More rough stuff followed at the despatch box with Cameron branding Miliband "a student politician, and that’s all he’ll ever be." Wow! Student politician, David Cameron. Open
goal or what? Miliband duly connected with the ball and sent it flying back. "Yes, I was a student politician," said Ed, "but I wasn’t hanging around with people who were
throwing bread rolls and wrecking restaurants." Labour adored it. Cameron ignored it. The house went class-war crazy for an entire minute. The traditional view is that riotous conduct in the
chamber is a turn-off for viewers. But I wonder. Gusto and passion do our politicians credit. The fact that they genuinely loathe each other sharpens their appetite for the vital business of
destroying policies they oppose and advancing ideas they value.
For Ed Miliband, today was a turning point. The deathbed predictions of last week proved false. He showed his nerve and his nerve was robust even though he stood up to that most ominous sound, the
jeers of opponents longing to watch you kiss the turf. He took it and he survived it. For now at least.
Backbench questions began with a text-book demonstration of the badly timed pause. Anna Sourby, (Con, Broxtowe), rose regally to her feet and announced, "This morning I spoke to one of my
constituents…" Brief silence. Shouts of praise. MP looks puzzled. Entire house collapses in derision. The poor woman. All she wanted to do was use Commons time to raise herself in the
public’s estimation by urging us to look after pensioners like her ageing constituent. She hardly deserved to be howled at by this pack of hyenas. Well, not quite so loudly anyway. Her
colleague Michael Ellis fared better. He told us that supermarket staff who sell Christmas crackers to under-16s are liable to six months imprisonment. He asked the PM to put a fire-cracker under
the health and safety laws. Mr Cameron beamed like Santa and said he’d be delighted to. But it sounded less like a promise and more like a Clegg.
Jack Dromey, prince consort to Harriet Harman, made his first ever intervention at PMQs. We’ve all seen politicians struggling to answer a question. Dromey struggled to ask his.

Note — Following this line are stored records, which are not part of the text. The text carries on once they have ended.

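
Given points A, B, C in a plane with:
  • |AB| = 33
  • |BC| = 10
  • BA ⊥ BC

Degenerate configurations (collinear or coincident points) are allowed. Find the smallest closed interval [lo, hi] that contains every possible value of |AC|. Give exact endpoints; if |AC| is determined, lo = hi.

|AB| ∈ {33}
|BC| ∈ {10}
|AC| ∈ {√(1189)}

|AC| = √(1189)  (≈ 34.4819)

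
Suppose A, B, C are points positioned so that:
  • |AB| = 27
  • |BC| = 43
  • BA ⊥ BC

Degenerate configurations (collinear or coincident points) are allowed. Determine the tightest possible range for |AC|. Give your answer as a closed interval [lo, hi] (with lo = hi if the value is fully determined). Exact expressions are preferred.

|AB| ∈ {27}
|BC| ∈ {43}
|AC| ∈ {√(2578)}

|AC| = √(2578)  (≈ 50.7740)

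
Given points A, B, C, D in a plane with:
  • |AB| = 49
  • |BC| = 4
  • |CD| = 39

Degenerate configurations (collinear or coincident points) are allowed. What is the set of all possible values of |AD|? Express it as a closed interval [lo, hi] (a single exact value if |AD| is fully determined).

|AD| ∈ [6, 92]  (≈ [6.0000, 92.0000])

|AB| ∈ {49}
|BC| ∈ {4}
|CD| ∈ {39}
|AC| ∈ [45, 53]
|BD| ∈ [35, 43]
|AD| ∈ [6, 92]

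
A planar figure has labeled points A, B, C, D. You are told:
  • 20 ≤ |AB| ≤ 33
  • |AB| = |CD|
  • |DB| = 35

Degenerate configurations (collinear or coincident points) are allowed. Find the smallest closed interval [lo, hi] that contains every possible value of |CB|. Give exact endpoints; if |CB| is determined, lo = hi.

|CB| ∈ [2, 68]  (≈ [2.0000, 68.0000])

|AB| ∈ [20, 33]
|BD| ∈ {35}
|CD| ∈ [20, 33]
|AD| ∈ [2, 68]
|BC| ∈ [2, 68]
|AC| ∈ [0, 101]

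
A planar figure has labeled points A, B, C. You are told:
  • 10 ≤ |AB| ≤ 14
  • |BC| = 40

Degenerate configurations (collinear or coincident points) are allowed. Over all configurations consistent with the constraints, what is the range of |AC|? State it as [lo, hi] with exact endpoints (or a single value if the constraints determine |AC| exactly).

|AB| ∈ [10, 14]
|BC| ∈ {40}
|AC| ∈ [26, 54]

|AC| ∈ [26, 54]  (≈ [26.0000, 54.0000])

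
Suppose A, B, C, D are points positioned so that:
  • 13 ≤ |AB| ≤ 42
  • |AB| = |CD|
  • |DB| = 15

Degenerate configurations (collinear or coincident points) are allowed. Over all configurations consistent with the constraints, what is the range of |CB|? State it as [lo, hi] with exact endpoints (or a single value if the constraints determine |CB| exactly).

|AB| ∈ [13, 42]
|BD| ∈ {15}
|CD| ∈ [13, 42]
|AD| ∈ [0, 57]
|BC| ∈ [0, 57]
|AC| ∈ [0, 99]

|CB| ∈ [0, 57]  (≈ [0.0000, 57.0000])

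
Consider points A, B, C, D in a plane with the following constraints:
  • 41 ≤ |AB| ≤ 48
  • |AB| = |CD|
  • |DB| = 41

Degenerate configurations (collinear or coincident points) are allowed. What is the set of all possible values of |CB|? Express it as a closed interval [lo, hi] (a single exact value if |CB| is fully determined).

|AB| ∈ [41, 48]
|BD| ∈ {41}
|CD| ∈ [41, 48]
|AD| ∈ [0, 89]
|BC| ∈ [0, 89]
|AC| ∈ [0, 137]

|CB| ∈ [0, 89]  (≈ [0.0000, 89.0000])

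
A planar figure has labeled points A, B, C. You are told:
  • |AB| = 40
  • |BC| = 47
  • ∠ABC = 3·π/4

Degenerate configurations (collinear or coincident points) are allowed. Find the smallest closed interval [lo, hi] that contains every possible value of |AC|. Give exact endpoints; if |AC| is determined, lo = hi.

|AB| ∈ {40}
|BC| ∈ {47}
|AC| ∈ {√(1880·√(2) + 3809)}

|AC| = √(1880·√(2) + 3809)  (≈ 80.4221)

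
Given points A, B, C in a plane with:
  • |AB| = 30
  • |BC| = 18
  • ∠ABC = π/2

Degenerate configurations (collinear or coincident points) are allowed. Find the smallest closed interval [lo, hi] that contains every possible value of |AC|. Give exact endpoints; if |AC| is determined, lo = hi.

|AB| ∈ {30}
|BC| ∈ {18}
|AC| ∈ {6·√(34)}

|AC| = 6·√(34)  (≈ 34.9857)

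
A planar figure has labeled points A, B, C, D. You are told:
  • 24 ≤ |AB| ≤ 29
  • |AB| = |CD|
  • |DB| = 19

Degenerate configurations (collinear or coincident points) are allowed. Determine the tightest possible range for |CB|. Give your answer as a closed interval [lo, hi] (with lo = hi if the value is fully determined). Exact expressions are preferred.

|CB| ∈ [5, 48]  (≈ [5.0000, 48.0000])

|AB| ∈ [24, 29]
|BD| ∈ {19}
|CD| ∈ [24, 29]
|AD| ∈ [5, 48]
|BC| ∈ [5, 48]
|AC| ∈ [0, 77]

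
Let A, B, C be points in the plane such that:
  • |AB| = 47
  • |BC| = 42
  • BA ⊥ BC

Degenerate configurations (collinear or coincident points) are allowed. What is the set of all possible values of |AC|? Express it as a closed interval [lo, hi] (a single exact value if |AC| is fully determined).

|AC| = √(3973)  (≈ 63.0317)

|AB| ∈ {47}
|BC| ∈ {42}
|AC| ∈ {√(3973)}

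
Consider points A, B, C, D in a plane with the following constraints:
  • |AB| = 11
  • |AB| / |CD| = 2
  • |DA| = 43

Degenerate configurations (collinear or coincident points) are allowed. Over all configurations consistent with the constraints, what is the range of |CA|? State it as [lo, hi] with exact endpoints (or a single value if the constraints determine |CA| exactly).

|CA| ∈ [75/2, 97/2]  (≈ [37.5000, 48.5000])

|AB| ∈ {11}
|AD| ∈ {43}
|CD| ∈ {11/2}
|BD| ∈ [32, 54]
|AC| ∈ [75/2, 97/2]
|BC| ∈ [53/2, 119/2]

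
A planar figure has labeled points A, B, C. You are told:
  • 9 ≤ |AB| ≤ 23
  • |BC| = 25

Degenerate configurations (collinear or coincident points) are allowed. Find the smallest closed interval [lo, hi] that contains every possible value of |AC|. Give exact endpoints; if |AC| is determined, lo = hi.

|AB| ∈ [9, 23]
|BC| ∈ {25}
|AC| ∈ [2, 48]

|AC| ∈ [2, 48]  (≈ [2.0000, 48.0000])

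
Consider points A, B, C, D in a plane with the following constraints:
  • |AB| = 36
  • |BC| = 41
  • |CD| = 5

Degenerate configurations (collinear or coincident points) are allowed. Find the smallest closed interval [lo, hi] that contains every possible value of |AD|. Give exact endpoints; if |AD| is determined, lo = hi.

|AB| ∈ {36}
|BC| ∈ {41}
|CD| ∈ {5}
|AC| ∈ [5, 77]
|BD| ∈ [36, 46]
|AD| ∈ [0, 82]

|AD| ∈ [0, 82]  (≈ [0.0000, 82.0000])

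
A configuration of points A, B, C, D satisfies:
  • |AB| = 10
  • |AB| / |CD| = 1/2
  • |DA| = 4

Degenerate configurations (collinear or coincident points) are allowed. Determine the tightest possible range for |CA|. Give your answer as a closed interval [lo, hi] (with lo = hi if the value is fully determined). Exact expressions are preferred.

|AB| ∈ {10}
|AD| ∈ {4}
|CD| ∈ {20}
|BD| ∈ [6, 14]
|AC| ∈ [16, 24]
|BC| ∈ [6, 34]

|CA| ∈ [16, 24]  (≈ [16.0000, 24.0000])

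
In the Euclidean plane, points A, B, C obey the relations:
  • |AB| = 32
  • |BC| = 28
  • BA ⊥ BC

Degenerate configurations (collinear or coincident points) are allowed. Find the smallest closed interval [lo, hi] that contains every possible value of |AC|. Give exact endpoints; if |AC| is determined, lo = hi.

|AB| ∈ {32}
|BC| ∈ {28}
|AC| ∈ {4·√(113)}

|AC| = 4·√(113)  (≈ 42.5206)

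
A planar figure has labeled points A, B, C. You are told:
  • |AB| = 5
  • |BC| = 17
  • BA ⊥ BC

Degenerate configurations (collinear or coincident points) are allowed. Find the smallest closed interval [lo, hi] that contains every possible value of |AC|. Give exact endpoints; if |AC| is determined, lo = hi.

|AC| = √(314)  (≈ 17.7200)

|AB| ∈ {5}
|BC| ∈ {17}
|AC| ∈ {√(314)}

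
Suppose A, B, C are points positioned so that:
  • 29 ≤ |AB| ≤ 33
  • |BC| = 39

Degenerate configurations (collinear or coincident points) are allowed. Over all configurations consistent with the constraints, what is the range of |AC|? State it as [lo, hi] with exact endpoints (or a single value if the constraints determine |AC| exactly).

|AB| ∈ [29, 33]
|BC| ∈ {39}
|AC| ∈ [6, 72]

|AC| ∈ [6, 72]  (≈ [6.0000, 72.0000])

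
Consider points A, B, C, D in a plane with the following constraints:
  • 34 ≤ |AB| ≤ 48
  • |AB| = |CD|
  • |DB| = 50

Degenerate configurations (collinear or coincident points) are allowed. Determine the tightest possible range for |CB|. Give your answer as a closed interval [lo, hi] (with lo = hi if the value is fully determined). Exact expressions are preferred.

|CB| ∈ [2, 98]  (≈ [2.0000, 98.0000])

|AB| ∈ [34, 48]
|BD| ∈ {50}
|CD| ∈ [34, 48]
|AD| ∈ [2, 98]
|BC| ∈ [2, 98]
|AC| ∈ [0, 146]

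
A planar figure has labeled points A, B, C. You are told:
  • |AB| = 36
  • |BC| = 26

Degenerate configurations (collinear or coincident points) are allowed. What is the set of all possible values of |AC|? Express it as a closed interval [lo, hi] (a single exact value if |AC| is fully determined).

|AB| ∈ {36}
|BC| ∈ {26}
|AC| ∈ [10, 62]

|AC| ∈ [10, 62]  (≈ [10.0000, 62.0000])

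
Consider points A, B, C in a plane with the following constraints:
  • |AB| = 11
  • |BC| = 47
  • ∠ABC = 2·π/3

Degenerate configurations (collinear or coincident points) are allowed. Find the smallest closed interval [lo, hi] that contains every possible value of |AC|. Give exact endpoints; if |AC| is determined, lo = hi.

|AB| ∈ {11}
|BC| ∈ {47}
|AC| ∈ {√(2847)}

|AC| = √(2847)  (≈ 53.3573)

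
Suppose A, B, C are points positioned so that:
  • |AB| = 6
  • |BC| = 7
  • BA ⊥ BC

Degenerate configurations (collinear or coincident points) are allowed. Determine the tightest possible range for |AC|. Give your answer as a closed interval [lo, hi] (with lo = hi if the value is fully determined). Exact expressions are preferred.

|AB| ∈ {6}
|BC| ∈ {7}
|AC| ∈ {√(85)}

|AC| = √(85)  (≈ 9.2195)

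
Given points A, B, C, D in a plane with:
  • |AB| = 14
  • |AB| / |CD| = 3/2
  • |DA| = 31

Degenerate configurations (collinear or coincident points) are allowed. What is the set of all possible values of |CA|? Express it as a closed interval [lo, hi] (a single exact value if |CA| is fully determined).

|AB| ∈ {14}
|AD| ∈ {31}
|CD| ∈ {28/3}
|BD| ∈ [17, 45]
|AC| ∈ [65/3, 121/3]
|BC| ∈ [23/3, 163/3]

|CA| ∈ [65/3, 121/3]  (≈ [21.6667, 40.3333])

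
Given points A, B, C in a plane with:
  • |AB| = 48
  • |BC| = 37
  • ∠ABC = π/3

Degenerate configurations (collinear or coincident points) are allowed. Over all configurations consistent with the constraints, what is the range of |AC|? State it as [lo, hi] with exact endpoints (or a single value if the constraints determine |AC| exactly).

|AC| = √(1897)  (≈ 43.5546)

|AB| ∈ {48}
|BC| ∈ {37}
|AC| ∈ {√(1897)}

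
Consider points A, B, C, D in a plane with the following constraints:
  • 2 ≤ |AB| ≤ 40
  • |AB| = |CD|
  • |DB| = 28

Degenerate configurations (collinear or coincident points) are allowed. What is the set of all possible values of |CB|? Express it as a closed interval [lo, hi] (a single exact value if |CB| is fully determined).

|AB| ∈ [2, 40]
|BD| ∈ {28}
|CD| ∈ [2, 40]
|AD| ∈ [0, 68]
|BC| ∈ [0, 68]
|AC| ∈ [0, 108]

|CB| ∈ [0, 68]  (≈ [0.0000, 68.0000])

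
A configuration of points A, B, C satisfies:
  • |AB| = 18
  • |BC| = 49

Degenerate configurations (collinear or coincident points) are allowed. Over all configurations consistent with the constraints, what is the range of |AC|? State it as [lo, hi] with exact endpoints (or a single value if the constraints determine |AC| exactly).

|AB| ∈ {18}
|BC| ∈ {49}
|AC| ∈ [31, 67]

|AC| ∈ [31, 67]  (≈ [31.0000, 67.0000])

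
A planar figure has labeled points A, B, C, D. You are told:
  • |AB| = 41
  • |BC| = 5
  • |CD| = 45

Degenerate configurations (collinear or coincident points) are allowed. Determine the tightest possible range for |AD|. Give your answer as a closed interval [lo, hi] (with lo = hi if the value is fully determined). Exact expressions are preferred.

|AD| ∈ [0, 91]  (≈ [0.0000, 91.0000])

|AB| ∈ {41}
|BC| ∈ {5}
|CD| ∈ {45}
|AC| ∈ [36, 46]
|BD| ∈ [40, 50]
|AD| ∈ [0, 91]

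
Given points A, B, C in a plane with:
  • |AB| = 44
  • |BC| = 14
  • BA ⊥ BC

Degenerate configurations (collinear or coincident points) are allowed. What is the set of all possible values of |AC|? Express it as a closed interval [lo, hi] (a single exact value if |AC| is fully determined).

|AC| = 2·√(533)  (≈ 46.1736)

|AB| ∈ {44}
|BC| ∈ {14}
|AC| ∈ {2·√(533)}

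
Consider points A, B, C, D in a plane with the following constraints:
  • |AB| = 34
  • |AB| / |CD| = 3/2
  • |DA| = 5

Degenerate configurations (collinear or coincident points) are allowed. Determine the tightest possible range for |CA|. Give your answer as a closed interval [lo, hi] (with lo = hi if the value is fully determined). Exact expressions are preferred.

|AB| ∈ {34}
|AD| ∈ {5}
|CD| ∈ {68/3}
|BD| ∈ [29, 39]
|AC| ∈ [53/3, 83/3]
|BC| ∈ [19/3, 185/3]

|CA| ∈ [53/3, 83/3]  (≈ [17.6667, 27.6667])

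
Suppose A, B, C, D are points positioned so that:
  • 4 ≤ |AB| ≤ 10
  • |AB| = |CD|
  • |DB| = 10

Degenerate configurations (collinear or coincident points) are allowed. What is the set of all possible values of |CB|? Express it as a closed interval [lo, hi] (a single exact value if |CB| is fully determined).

|CB| ∈ [0, 20]  (≈ [0.0000, 20.0000])

|AB| ∈ [4, 10]
|BD| ∈ {10}
|CD| ∈ [4, 10]
|AD| ∈ [0, 20]
|BC| ∈ [0, 20]
|AC| ∈ [0, 30]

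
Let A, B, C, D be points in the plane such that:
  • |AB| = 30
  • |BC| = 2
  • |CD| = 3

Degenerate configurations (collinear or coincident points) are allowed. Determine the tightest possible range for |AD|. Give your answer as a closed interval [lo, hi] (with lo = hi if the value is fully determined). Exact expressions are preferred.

|AD| ∈ [25, 35]  (≈ [25.0000, 35.0000])

|AB| ∈ {30}
|BC| ∈ {2}
|CD| ∈ {3}
|AC| ∈ [28, 32]
|BD| ∈ [1, 5]
|AD| ∈ [25, 35]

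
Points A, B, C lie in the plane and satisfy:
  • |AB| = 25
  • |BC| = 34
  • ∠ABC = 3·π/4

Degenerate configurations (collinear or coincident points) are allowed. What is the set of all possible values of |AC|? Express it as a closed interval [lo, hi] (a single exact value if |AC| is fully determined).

|AB| ∈ {25}
|BC| ∈ {34}
|AC| ∈ {√(850·√(2) + 1781)}

|AC| = √(850·√(2) + 1781)  (≈ 54.6176)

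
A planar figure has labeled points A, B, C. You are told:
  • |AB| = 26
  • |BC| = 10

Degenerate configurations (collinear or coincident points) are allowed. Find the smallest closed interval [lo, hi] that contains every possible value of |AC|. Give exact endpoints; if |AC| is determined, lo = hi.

|AB| ∈ {26}
|BC| ∈ {10}
|AC| ∈ [16, 36]

|AC| ∈ [16, 36]  (≈ [16.0000, 36.0000])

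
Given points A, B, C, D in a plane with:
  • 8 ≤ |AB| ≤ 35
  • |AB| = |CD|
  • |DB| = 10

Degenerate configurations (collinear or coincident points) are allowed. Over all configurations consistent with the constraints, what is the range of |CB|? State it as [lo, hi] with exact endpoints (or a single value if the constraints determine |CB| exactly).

|AB| ∈ [8, 35]
|BD| ∈ {10}
|CD| ∈ [8, 35]
|AD| ∈ [0, 45]
|BC| ∈ [0, 45]
|AC| ∈ [0, 80]

|CB| ∈ [0, 45]  (≈ [0.0000, 45.0000])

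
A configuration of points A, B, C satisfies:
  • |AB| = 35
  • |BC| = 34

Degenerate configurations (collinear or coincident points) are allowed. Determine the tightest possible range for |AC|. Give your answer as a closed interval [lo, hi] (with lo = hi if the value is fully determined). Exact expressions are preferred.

|AC| ∈ [1, 69]  (≈ [1.0000, 69.0000])

|AB| ∈ {35}
|BC| ∈ {34}
|AC| ∈ [1, 69]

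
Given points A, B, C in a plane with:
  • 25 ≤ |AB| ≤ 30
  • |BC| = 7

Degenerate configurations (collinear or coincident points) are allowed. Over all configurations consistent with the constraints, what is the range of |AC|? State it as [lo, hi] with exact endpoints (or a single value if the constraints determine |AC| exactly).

|AC| ∈ [18, 37]  (≈ [18.0000, 37.0000])

|AB| ∈ [25, 30]
|BC| ∈ {7}
|AC| ∈ [18, 37]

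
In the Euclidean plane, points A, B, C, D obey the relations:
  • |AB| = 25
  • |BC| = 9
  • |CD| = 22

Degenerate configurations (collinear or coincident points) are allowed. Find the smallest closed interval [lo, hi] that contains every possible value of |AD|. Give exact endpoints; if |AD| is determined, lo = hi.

|AD| ∈ [0, 56]  (≈ [0.0000, 56.0000])

|AB| ∈ {25}
|BC| ∈ {9}
|CD| ∈ {22}
|AC| ∈ [16, 34]
|BD| ∈ [13, 31]
|AD| ∈ [0, 56]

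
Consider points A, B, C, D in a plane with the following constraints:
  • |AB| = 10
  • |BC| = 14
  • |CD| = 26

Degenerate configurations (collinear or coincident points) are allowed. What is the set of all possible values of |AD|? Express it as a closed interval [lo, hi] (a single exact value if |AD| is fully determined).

|AB| ∈ {10}
|BC| ∈ {14}
|CD| ∈ {26}
|AC| ∈ [4, 24]
|BD| ∈ [12, 40]
|AD| ∈ [2, 50]

|AD| ∈ [2, 50]  (≈ [2.0000, 50.0000])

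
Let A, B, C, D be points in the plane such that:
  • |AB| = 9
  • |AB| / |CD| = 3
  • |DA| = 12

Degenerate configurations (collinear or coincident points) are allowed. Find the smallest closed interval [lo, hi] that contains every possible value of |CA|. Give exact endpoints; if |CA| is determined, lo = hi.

|CA| ∈ [9, 15]  (≈ [9.0000, 15.0000])

|AB| ∈ {9}
|AD| ∈ {12}
|CD| ∈ {3}
|BD| ∈ [3, 21]
|AC| ∈ [9, 15]
|BC| ∈ [0, 24]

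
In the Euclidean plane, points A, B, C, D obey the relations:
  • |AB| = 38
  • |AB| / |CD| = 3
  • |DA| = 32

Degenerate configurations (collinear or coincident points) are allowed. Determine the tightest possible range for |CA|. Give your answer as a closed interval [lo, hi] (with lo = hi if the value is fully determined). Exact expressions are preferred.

|AB| ∈ {38}
|AD| ∈ {32}
|CD| ∈ {38/3}
|BD| ∈ [6, 70]
|AC| ∈ [58/3, 134/3]
|BC| ∈ [0, 248/3]

|CA| ∈ [58/3, 134/3]  (≈ [19.3333, 44.6667])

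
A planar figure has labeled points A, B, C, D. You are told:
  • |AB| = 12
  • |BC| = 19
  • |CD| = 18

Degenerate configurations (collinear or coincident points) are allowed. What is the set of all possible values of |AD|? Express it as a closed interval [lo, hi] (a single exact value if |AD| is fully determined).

|AB| ∈ {12}
|BC| ∈ {19}
|CD| ∈ {18}
|AC| ∈ [7, 31]
|BD| ∈ [1, 37]
|AD| ∈ [0, 49]

|AD| ∈ [0, 49]  (≈ [0.0000, 49.0000])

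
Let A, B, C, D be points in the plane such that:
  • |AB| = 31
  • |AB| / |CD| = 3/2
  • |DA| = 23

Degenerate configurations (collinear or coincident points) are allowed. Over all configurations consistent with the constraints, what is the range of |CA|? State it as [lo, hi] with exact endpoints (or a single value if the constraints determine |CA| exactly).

|AB| ∈ {31}
|AD| ∈ {23}
|CD| ∈ {62/3}
|BD| ∈ [8, 54]
|AC| ∈ [7/3, 131/3]
|BC| ∈ [0, 224/3]

|CA| ∈ [7/3, 131/3]  (≈ [2.3333, 43.6667])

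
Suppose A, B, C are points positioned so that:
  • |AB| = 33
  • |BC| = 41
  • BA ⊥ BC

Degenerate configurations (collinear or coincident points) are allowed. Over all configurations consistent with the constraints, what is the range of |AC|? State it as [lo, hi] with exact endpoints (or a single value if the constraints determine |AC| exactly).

|AC| = √(2770)  (≈ 52.6308)

|AB| ∈ {33}
|BC| ∈ {41}
|AC| ∈ {√(2770)}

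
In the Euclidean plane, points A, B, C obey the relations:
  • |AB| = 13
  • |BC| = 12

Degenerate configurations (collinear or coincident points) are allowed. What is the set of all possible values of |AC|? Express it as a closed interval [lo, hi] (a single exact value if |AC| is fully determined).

|AC| ∈ [1, 25]  (≈ [1.0000, 25.0000])

|AB| ∈ {13}
|BC| ∈ {12}
|AC| ∈ [1, 25]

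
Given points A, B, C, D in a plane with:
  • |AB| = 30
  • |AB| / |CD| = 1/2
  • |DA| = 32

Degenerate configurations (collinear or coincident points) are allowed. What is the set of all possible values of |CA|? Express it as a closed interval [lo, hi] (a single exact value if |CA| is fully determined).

|CA| ∈ [28, 92]  (≈ [28.0000, 92.0000])

|AB| ∈ {30}
|AD| ∈ {32}
|CD| ∈ {60}
|BD| ∈ [2, 62]
|AC| ∈ [28, 92]
|BC| ∈ [0, 122]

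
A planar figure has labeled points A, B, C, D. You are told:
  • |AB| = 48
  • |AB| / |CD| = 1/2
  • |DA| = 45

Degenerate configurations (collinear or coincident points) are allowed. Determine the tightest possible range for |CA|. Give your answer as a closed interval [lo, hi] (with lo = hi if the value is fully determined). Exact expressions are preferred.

|CA| ∈ [51, 141]  (≈ [51.0000, 141.0000])

|AB| ∈ {48}
|AD| ∈ {45}
|CD| ∈ {96}
|BD| ∈ [3, 93]
|AC| ∈ [51, 141]
|BC| ∈ [3, 189]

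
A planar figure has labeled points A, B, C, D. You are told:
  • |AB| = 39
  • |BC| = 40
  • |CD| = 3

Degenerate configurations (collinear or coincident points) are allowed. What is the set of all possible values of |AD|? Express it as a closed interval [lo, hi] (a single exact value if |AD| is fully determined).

|AB| ∈ {39}
|BC| ∈ {40}
|CD| ∈ {3}
|AC| ∈ [1, 79]
|BD| ∈ [37, 43]
|AD| ∈ [0, 82]

|AD| ∈ [0, 82]  (≈ [0.0000, 82.0000])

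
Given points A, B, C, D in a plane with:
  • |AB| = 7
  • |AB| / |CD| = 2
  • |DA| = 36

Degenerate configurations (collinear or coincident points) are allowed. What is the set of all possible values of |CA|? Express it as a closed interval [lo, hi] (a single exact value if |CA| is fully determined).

|AB| ∈ {7}
|AD| ∈ {36}
|CD| ∈ {7/2}
|BD| ∈ [29, 43]
|AC| ∈ [65/2, 79/2]
|BC| ∈ [51/2, 93/2]

|CA| ∈ [65/2, 79/2]  (≈ [32.5000, 39.5000])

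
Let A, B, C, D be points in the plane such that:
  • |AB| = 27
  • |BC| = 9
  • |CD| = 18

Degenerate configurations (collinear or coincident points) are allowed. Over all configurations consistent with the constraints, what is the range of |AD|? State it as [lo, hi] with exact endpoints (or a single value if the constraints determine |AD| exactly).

|AB| ∈ {27}
|BC| ∈ {9}
|CD| ∈ {18}
|AC| ∈ [18, 36]
|BD| ∈ [9, 27]
|AD| ∈ [0, 54]

|AD| ∈ [0, 54]  (≈ [0.0000, 54.0000])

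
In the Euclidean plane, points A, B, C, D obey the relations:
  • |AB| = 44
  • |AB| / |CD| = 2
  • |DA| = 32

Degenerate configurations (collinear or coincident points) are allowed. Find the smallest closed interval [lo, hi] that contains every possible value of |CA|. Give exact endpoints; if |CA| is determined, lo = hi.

|CA| ∈ [10, 54]  (≈ [10.0000, 54.0000])

|AB| ∈ {44}
|AD| ∈ {32}
|CD| ∈ {22}
|BD| ∈ [12, 76]
|AC| ∈ [10, 54]
|BC| ∈ [0, 98]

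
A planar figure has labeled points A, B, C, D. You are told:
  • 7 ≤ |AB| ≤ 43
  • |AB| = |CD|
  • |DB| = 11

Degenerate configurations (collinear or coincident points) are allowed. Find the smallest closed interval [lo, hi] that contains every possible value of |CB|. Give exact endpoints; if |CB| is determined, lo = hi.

|AB| ∈ [7, 43]
|BD| ∈ {11}
|CD| ∈ [7, 43]
|AD| ∈ [0, 54]
|BC| ∈ [0, 54]
|AC| ∈ [0, 97]

|CB| ∈ [0, 54]  (≈ [0.0000, 54.0000])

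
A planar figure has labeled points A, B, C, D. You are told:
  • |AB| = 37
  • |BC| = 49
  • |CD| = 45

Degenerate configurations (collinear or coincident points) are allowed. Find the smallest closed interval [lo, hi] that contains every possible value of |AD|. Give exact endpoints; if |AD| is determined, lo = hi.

|AD| ∈ [0, 131]  (≈ [0.0000, 131.0000])

|AB| ∈ {37}
|BC| ∈ {49}
|CD| ∈ {45}
|AC| ∈ [12, 86]
|BD| ∈ [4, 94]
|AD| ∈ [0, 131]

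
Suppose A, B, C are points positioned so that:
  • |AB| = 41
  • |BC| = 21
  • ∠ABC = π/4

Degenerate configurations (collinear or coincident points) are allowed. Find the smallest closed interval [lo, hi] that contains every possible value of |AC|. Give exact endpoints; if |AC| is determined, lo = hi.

|AC| = √(2122 - 861·√(2))  (≈ 30.0726)

|AB| ∈ {41}
|BC| ∈ {21}
|AC| ∈ {√(2122 - 861·√(2))}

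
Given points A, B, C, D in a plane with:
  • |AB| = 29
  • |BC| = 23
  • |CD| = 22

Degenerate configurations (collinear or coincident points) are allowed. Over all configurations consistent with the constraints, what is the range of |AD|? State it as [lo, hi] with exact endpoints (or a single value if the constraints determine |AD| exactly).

|AB| ∈ {29}
|BC| ∈ {23}
|CD| ∈ {22}
|AC| ∈ [6, 52]
|BD| ∈ [1, 45]
|AD| ∈ [0, 74]

|AD| ∈ [0, 74]  (≈ [0.0000, 74.0000])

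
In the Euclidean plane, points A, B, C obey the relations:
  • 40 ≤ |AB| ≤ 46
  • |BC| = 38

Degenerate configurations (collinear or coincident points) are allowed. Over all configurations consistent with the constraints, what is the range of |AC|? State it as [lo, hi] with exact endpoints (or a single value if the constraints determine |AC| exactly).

|AC| ∈ [2, 84]  (≈ [2.0000, 84.0000])

|AB| ∈ [40, 46]
|BC| ∈ {38}
|AC| ∈ [2, 84]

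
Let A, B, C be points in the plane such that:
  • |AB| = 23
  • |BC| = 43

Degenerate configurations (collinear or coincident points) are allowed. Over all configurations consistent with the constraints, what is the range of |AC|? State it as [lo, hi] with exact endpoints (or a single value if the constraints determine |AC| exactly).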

He’d
spent all morning with his exercise book working on a topical query that would toy playfully with the similarities between a suspected Russian spy on the Commons pay-roll and Nick Clegg’s
Siamese education policies.
"Parliament may have been infiltrated by an imposter," began Mr Dromey, a little discomfited by the impertinent jeers that greeted his elongation to a standing position. "The deputy
prime minister," he continued, (and having given away the punchline he lost the house). "Boring," shouted a Tory with lethal accuracy. But Dromey droned on regardless. The Speaker
stood up to hasten him to the end of his rhetorical quibbling. "Last sentence please," he urged. "Are there two Nick Cleggs?" said Dromey. Hardly a killer-blow. Cameron let it
pass and turned his attention to Mr Dromey’s democratic pedigree. "He has the unique qualification of being one of the brothers selected on an all-woman shortlist. Next time he comes in
he should dress properly."
Oh God, no, please. We’ve seen enough of that woman’s wardrobe to last a lifetime.